At its Worldwide Developers Conference this week, ailing Apple CEO and visionary Steve Jobs unveiled the company's iCloud synching service, which promises to keep users documents, books, photos, music, calendars, apps, and more that users store on their Apple devices backed up remotely to storage at Apple's new datacenter in Maiden, N.C. Additionally, the company's new iTunes Match service addresses a pain point for consumers and record companies. It allows the conversion of non-iTunes (including pirated) music to legal, high-quality iTunes files.
The development and release of iTunes Match and iCloud demonstrate that Apple has its finger on the pulse of both consumers and the entertainment industry, and that it can identify these pain points and provide easy, integrated solutions. In the past 10 years, Apple has developed and conquered new niches by providing "Blue Ocean" products that revolutionize and dominate their segments (think iPod, iPhone, iPad).
Because of Apple's extreme level of vertical and horizontal product integration, its technologies mesh well together (sometimes exclusively), and drive consumer demand for second, third, or tenth Apple products.
My main concern in all of this success is its source, Steve Jobs. Jobs is undoubtedly one of the most successful corporate visionaries of this generation, but what would happen to Apple's growth and product development if Jobs were no longer at the helm? More importantly for investors, how would his departure affect the valuation of Apple?
Looking in the rear-view mirror, Apple has grown nearly 60% year-over-year in the past five years. Going forward, I'm projecting that rate to fall in a 12% to 14% range (although consensus is at 20.9%). Apple's free cashflow margin has been consistently increasing to the current 17% level, and with little downside at current manufacturing volume, I feel 15% to 19% is a good range for this input.

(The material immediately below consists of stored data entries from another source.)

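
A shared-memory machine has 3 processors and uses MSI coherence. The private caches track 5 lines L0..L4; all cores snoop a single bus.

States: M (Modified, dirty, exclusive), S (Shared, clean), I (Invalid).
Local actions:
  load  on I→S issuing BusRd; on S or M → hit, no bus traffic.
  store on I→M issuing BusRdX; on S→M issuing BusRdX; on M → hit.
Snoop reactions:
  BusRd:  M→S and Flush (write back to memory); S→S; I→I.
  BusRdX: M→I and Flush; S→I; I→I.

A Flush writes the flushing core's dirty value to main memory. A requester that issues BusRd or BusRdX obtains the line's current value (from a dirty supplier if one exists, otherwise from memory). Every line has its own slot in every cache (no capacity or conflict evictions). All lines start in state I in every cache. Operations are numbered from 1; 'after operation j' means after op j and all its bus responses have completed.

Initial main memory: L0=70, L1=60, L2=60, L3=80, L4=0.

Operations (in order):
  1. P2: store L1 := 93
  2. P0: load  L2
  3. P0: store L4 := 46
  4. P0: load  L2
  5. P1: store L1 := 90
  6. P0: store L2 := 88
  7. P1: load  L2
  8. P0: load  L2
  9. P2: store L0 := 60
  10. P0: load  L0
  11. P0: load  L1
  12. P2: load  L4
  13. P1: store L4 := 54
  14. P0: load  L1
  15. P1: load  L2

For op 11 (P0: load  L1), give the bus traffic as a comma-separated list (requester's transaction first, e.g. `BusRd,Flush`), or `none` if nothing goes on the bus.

bus = BusRd,Flush

[1] P2: store L1 := 93 | P0:I, P1:I, P2:M(93) | bus: BusRdX
[2] P0: load  L2 | P0:S(60), P1:I, P2:I | bus: BusRd
[3] P0: store L4 := 46 | P0:M(46), P1:I, P2:I | bus: BusRdX
[4] P0: load  L2 | P0:S(60), P1:I, P2:I | bus: none
[5] P1: store L1 := 90 | P0:I, P1:M(90), P2:I | bus: BusRdX,Flush
[6] P0: store L2 := 88 | P0:M(88), P1:I, P2:I | bus: BusRdX
[7] P1: load  L2 | P0:S(88), P1:S(88), P2:I | bus: BusRd,Flush
[8] P0: load  L2 | P0:S(88), P1:S(88), P2:I | bus: none
[9] P2: store L0 := 60 | P0:I, P1:I, P2:M(60) | bus: BusRdX
[10] P0: load  L0 | P0:S(60), P1:I, P2:S(60) | bus: BusRd,Flush
[11] P0: load  L1 | P0:S(90), P1:S(90), P2:I | bus: BusRd,Flush
[12] P2: load  L4 | P0:S(46), P1:I, P2:S(46) | bus: BusRd,Flush
[13] P1: store L4 := 54 | P0:I, P1:M(54), P2:I | bus: BusRdX
[14] P0: load  L1 | P0:S(90), P1:S(90), P2:I | bus: none
[15] P1: load  L2 | P0:S(88), P1:S(88), P2:I | bus: none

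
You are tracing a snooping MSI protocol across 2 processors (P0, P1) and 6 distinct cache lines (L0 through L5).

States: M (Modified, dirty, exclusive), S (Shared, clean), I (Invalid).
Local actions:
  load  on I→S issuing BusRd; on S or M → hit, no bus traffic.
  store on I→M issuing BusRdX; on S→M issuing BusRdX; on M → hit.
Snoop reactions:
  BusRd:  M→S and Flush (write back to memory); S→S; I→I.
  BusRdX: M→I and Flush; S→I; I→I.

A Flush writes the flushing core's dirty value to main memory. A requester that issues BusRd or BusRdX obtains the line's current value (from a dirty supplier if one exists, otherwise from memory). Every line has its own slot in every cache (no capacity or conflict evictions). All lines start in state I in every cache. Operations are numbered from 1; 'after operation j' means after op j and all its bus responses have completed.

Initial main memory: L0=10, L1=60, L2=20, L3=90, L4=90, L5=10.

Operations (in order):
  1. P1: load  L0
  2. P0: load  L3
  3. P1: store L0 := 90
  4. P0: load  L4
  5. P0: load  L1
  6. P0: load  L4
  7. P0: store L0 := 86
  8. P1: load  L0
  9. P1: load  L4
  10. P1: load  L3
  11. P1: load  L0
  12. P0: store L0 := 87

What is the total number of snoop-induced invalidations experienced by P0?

  op1 P1: load  L0 → I/S on L0; bus BusRd; mem=10
  op2 P0: load  L3 → S/I on L3; bus BusRd; mem=90
  op3 P1: store L0 := 90 → I/M on L0; bus BusRdX; mem=10
  op4 P0: load  L4 → S/I on L4; bus BusRd; mem=90
  op5 P0: load  L1 → S/I on L1; bus BusRd; mem=60
  op6 P0: load  L4 → S/I on L4; bus (none); mem=90
  op7 P0: store L0 := 86 → M/I on L0; bus BusRdX Flush; mem=90
  op8 P1: load  L0 → S/S on L0; bus BusRd Flush; mem=86
  op9 P1: load  L4 → S/S on L4; bus BusRd; mem=90
  op10 P1: load  L3 → S/S on L3; bus BusRd; mem=90
  op11 P1: load  L0 → S/S on L0; bus (none); mem=86
  op12 P0: store L0 := 87 → M/I on L0; bus BusRdX; mem=86

invalidations = 0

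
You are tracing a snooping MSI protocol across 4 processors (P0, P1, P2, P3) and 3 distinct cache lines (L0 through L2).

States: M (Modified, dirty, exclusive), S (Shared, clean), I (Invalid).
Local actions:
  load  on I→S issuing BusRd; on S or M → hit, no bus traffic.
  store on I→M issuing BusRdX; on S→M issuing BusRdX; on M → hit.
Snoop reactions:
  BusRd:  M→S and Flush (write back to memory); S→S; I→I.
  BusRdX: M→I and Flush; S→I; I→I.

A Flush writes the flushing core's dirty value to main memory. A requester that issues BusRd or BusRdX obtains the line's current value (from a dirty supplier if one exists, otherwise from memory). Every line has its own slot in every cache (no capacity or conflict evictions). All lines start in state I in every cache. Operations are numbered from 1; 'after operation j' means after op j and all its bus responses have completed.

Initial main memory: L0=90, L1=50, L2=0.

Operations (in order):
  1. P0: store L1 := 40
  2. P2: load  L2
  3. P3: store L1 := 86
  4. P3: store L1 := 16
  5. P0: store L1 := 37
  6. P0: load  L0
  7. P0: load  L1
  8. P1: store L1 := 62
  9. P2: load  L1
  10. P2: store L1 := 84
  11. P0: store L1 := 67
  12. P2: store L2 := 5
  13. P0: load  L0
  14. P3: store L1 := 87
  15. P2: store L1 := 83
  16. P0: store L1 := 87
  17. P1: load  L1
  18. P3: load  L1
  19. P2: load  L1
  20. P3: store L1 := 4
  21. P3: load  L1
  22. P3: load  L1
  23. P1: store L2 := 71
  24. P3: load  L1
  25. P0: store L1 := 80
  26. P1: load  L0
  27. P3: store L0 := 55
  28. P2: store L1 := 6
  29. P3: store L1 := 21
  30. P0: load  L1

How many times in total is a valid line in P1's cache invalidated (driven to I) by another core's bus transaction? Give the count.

  op1 P0: store L1 := 40 → M/I/I/I on L1; bus BusRdX; mem=50
  op2 P2: load  L2 → I/I/S/I on L2; bus BusRd; mem=0
  op3 P3: store L1 := 86 → I/I/I/M on L1; bus BusRdX Flush; mem=40
  op4 P3: store L1 := 16 → I/I/I/M on L1; bus (none); mem=40
  op5 P0: store L1 := 37 → M/I/I/I on L1; bus BusRdX Flush; mem=16
  op6 P0: load  L0 → S/I/I/I on L0; bus BusRd; mem=90
  op7 P0: load  L1 → M/I/I/I on L1; bus (none); mem=16
  op8 P1: store L1 := 62 → I/M/I/I on L1; bus BusRdX Flush; mem=37
  op9 P2: load  L1 → I/S/S/I on L1; bus BusRd Flush; mem=62
  op10 P2: store L1 := 84 → I/I/M/I on L1; bus BusRdX; mem=62
  op11 P0: store L1 := 67 → M/I/I/I on L1; bus BusRdX Flush; mem=84
  op12 P2: store L2 := 5 → I/I/M/I on L2; bus BusRdX; mem=0
  op13 P0: load  L0 → S/I/I/I on L0; bus (none); mem=90
  op14 P3: store L1 := 87 → I/I/I/M on L1; bus BusRdX Flush; mem=67
  op15 P2: store L1 := 83 → I/I/M/I on L1; bus BusRdX Flush; mem=87
  op16 P0: store L1 := 87 → M/I/I/I on L1; bus BusRdX Flush; mem=83
  op17 P1: load  L1 → S/S/I/I on L1; bus BusRd Flush; mem=87
  op18 P3: load  L1 → S/S/I/S on L1; bus BusRd; mem=87
  op19 P2: load  L1 → S/S/S/S on L1; bus BusRd; mem=87
  op20 P3: store L1 := 4 → I/I/I/M on L1; bus BusRdX; mem=87
  op21 P3: load  L1 → I/I/I/M on L1; bus (none); mem=87
  op22 P3: load  L1 → I/I/I/M on L1; bus (none); mem=87
  op23 P1: store L2 := 71 → I/M/I/I on L2; bus BusRdX Flush; mem=5
  op24 P3: load  L1 → I/I/I/M on L1; bus (none); mem=87
  op25 P0: store L1 := 80 → M/I/I/I on L1; bus BusRdX Flush; mem=4
  op26 P1: load  L0 → S/S/I/I on L0; bus BusRd; mem=90
  op27 P3: store L0 := 55 → I/I/I/M on L0; bus BusRdX; mem=90
  op28 P2: store L1 := 6 → I/I/M/I on L1; bus BusRdX Flush; mem=80
  op29 P3: store L1 := 21 → I/I/I/M on L1; bus BusRdX Flush; mem=6
  op30 P0: load  L1 → S/I/I/S on L1; bus BusRd Flush; mem=21

invalidations = 3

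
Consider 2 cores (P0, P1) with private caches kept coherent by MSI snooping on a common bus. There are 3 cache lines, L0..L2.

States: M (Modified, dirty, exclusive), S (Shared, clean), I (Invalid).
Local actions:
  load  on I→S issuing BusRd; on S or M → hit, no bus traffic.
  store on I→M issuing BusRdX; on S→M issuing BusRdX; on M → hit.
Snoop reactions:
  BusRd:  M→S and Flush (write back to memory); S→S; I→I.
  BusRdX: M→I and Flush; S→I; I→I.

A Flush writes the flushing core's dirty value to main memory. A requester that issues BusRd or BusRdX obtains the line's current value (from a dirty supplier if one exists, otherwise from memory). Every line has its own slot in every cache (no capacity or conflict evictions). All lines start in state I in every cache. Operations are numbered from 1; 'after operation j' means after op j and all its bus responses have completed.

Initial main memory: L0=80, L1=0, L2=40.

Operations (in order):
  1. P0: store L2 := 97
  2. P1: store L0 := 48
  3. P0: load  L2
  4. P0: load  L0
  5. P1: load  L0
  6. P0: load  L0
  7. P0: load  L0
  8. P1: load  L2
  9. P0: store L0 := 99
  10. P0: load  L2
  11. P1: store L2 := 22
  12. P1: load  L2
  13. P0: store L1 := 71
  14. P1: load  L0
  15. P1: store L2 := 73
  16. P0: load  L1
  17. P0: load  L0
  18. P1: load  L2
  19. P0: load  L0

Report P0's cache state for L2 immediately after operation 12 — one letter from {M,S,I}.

[1] P0: store L2 := 97 | P0:M(97), P1:I | bus: BusRdX
[2] P1: store L0 := 48 | P0:I, P1:M(48) | bus: BusRdX
[3] P0: load  L2 | P0:M(97), P1:I | bus: none
[4] P0: load  L0 | P0:S(48), P1:S(48) | bus: BusRd,Flush
[5] P1: load  L0 | P0:S(48), P1:S(48) | bus: none
[6] P0: load  L0 | P0:S(48), P1:S(48) | bus: none
[7] P0: load  L0 | P0:S(48), P1:S(48) | bus: none
[8] P1: load  L2 | P0:S(97), P1:S(97) | bus: BusRd,Flush
[9] P0: store L0 := 99 | P0:M(99), P1:I | bus: BusRdX
[10] P0: load  L2 | P0:S(97), P1:S(97) | bus: none
[11] P1: store L2 := 22 | P0:I, P1:M(22) | bus: BusRdX
[12] P1: load  L2 | P0:I, P1:M(22) | bus: none
[13] P0: store L1 := 71 | P0:M(71), P1:I | bus: BusRdX
[14] P1: load  L0 | P0:S(99), P1:S(99) | bus: BusRd,Flush
[15] P1: store L2 := 73 | P0:I, P1:M(73) | bus: none
[16] P0: load  L1 | P0:M(71), P1:I | bus: none
[17] P0: load  L0 | P0:S(99), P1:S(99) | bus: none
[18] P1: load  L2 | P0:I, P1:M(73) | bus: none
[19] P0: load  L0 | P0:S(99), P1:S(99) | bus: none

state = I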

Using those forward assumptions in light of the Steve Jobs “X-factor,” I believe Apple can justify a baseline price target at $408, up to an optimistic price target of $434. That’s less than consensus at $450 but still much higher than its current trading level of $332.
Technically, we’re seeing a consolidating channel, out of which I would expect to see a positive movement on strong volume. That would be my buying signal. I would normally be a buyer near the bottom of the channel, but the decreasing volume supporting each bounce off the bottom of the channel has me concerned about a further move south.
Long term, Apple’s pricing should reach a valuation level of more than $400. But in the short term, I would hold off an acquisition until the upward momentum has been established by the channel breakout.